More than a quarter of charity donors over 40 have left or are preparing to leave charitable gifts in their wills, a survey by the legacy consortium Remember A Charity has found.
The group found that 27 per cent of 1,000 donors aged over 40 were intending to leave legacies to charity – the highest level since it began measuring in 2009.
Just 9 per cent completely rejected the idea of leaving donations in their wills, down from 13 per cent in 2009. The survey, carried out by the consultancy nfpSynergy, also found that awareness had risen, with 12 per cent saying they were unaware of the option to leave a legacy, compared with 17 per cent in 2009.
Rob Cope, director of Remember A Charity, said: "Legacy behaviour and attitudes are really starting to change. We are likely to see some fluctuation year on year, but now, with nine years of comparable data, we can see a sustained shift in public attitudes towards legacies."
Cope added that because 6 per cent of people who die leave money to charity in their wills, even a small increase could make a big difference.

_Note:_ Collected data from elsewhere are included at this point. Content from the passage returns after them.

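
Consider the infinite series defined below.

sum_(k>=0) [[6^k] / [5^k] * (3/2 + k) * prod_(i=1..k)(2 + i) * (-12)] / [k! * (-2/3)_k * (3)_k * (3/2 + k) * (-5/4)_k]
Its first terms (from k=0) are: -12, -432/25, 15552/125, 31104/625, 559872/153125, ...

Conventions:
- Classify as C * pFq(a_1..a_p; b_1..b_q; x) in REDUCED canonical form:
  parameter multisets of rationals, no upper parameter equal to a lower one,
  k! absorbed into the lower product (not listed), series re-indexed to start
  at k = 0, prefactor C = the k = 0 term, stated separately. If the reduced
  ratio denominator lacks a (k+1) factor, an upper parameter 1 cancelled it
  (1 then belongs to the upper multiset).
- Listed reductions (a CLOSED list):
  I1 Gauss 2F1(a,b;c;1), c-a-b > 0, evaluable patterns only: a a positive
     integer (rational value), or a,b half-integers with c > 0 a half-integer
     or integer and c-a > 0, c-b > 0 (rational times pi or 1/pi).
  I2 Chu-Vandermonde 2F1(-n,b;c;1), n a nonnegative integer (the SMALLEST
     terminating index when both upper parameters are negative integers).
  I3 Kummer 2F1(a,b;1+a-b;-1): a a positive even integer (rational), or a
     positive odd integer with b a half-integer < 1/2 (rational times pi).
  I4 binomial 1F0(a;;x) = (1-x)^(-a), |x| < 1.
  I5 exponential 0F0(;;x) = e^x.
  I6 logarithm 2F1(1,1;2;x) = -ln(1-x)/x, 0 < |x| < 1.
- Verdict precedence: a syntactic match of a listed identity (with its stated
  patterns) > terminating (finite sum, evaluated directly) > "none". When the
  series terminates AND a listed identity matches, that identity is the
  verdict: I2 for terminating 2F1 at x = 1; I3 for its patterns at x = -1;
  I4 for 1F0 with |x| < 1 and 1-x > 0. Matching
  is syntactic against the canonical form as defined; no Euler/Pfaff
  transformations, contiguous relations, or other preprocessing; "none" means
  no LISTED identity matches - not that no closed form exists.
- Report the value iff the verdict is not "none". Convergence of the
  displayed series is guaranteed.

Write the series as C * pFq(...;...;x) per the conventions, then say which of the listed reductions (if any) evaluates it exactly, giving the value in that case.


This is -12 * 0F2(-; -5/4, -2/3; 6/5) in reduced canonical form. Verdict: none. No listed pattern accepts 0F2(-; -5/4, -2/3; 6/5).

Structural cue: from the first term -12: the running product (prefactor -12) telescopes to a rising factorial.
Term ratio: r(k) = (6/5) * 1 / [(k-5/4) (k-2/3) (k+1)] - rational in k, leading ratio (6/5); with t_0 = -12, classification follows.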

The survey, carried out in October 2017, examined donor attitudes and rated them on a scale from rejection of legacies to taking action to leave one.
One in six (16 per cent) said they had written charities into their wills (down from its peak of 17 per cent in 2015) and 11 per cent said they were preparing to do so. A further 13 per cent said they were contemplating it.
Cope said: "With more and more charities coming into the marketplace, there is even greater need for organisations to invest in this area of fundraising and ensure they can continue to rely on such a vital income stream."